# Great Day Out Front - Flamingo! 4/29



## rkmurphy (Nov 2, 2008)

Stop catching so many fish


----------



## TidewateR (Nov 11, 2009)

NiCE!!! Beautiful pics, thanks for sharing


----------



## skinnywater3 (Feb 8, 2009)

solid TR

Got any pics of the strongarm measuring device?


----------



## paint it black (Nov 3, 2007)

> solid TR
> 
> Got any pics of the strongarm measuring device?



It's just a decal like any other measuring decal.
But it says strongarmproducts.com on it....lol
It's just conveniently placed...lol


----------



## Capt Dan Medina (Apr 28, 2008)

Eric, PM sent


----------



## HaMm3r (Dec 11, 2006)

Nice work Eric!  Those are beautiful fish and that water is amazingly clear. In that first picture, it almost appears that you guys are "releasing" that red in someone's yard. ;D


----------



## makin moves (Mar 20, 2010)

nice work Eric those are some nice reds


----------



## Gramps (Nov 1, 2007)

Great job Eric! Beautiful fish, awesome pictures & crystal clear water; I hate you! ;D


----------



## paint it black (Nov 3, 2007)

Lol
I have another picture to post up later. 
That's why I love flamingo. 
And redfishing is not like anywhere else when you have these fish tailing in crystal clear water that's less than a foot deep. 

Sometimes they're spookier than bonefish.


----------



## mark_gardner (Mar 18, 2009)

nice job man  clean looking fish in crystal clear water , i gotta get down that way one day


----------



## jrasband (Jul 12, 2010)

Wow. I really need to get down there... No fly rod action?


----------



## thawk (Apr 1, 2011)

Beautiful pics, always makes me jealous to see that crystal clear water.


----------



## paint it black (Nov 3, 2007)

I went out that day expecting to only use my fly rods.
I took my new 9wt BVK that I was hoping to break in, and my 8wt BVK.

But somehow, I forgot to take my fly line tamer.
Combine that with the fact that my buddy Nestor who came along with me had only poled a skiff two times prior, and doesn't fly fish.
It made boat positioning terrible. 
I made a few shots and got no eats but they were hail mary shots from afar. 

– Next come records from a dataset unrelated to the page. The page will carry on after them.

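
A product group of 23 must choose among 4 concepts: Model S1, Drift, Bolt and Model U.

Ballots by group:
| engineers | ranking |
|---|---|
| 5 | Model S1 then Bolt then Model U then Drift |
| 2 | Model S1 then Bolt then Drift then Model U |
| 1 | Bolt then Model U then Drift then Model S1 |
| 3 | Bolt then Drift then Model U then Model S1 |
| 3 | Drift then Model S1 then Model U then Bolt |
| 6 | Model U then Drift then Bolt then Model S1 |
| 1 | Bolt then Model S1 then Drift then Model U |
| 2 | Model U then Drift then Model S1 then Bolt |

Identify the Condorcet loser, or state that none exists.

none

Head-to-head results (23 engineers):
Model S1–Drift: Drift 15–8.
Model S1 vs Bolt: 12 to 11, Model S1.
Model S1 vs Model U: Model S1 preferred on 5+2+3+1 = 11 ballots; Model U wins 12–11.
Drift vs Bolt: Bolt wins 12–11.
Drift–Model U: Model U 14–9.
Bolt vs Model U: Bolt, 12–11.
No design is winless: Model S1 beats Bolt; Drift beats Model S1; Bolt beats Drift; Model U beats Model S1. There is no Condorcet loser.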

Yesterday, I went back out with Bob of Strongarm Products and Alex (dacuban1) and chased some reds around the flats.
We totaled 13 reds and a couple nice trout.
Anyone that knows them knows they're 99.99999% fly fishing only. lol 
High winds and low water made it tough, but we prevailed.
No giants, so we didn't break out the camera.


----------



## jrasband (Jul 12, 2010)

Nice. I'll be in MIA for a few weeks this fall if you want to get out. Fished WWB with Lemay in Feb. and am itching to get back. Really want to get my first bonefish too.

Jeff


----------



## paint it black (Nov 3, 2007)

here's a short vid from that day.
http://www.youtube.com/watch?v=eP_19oHEpps


----------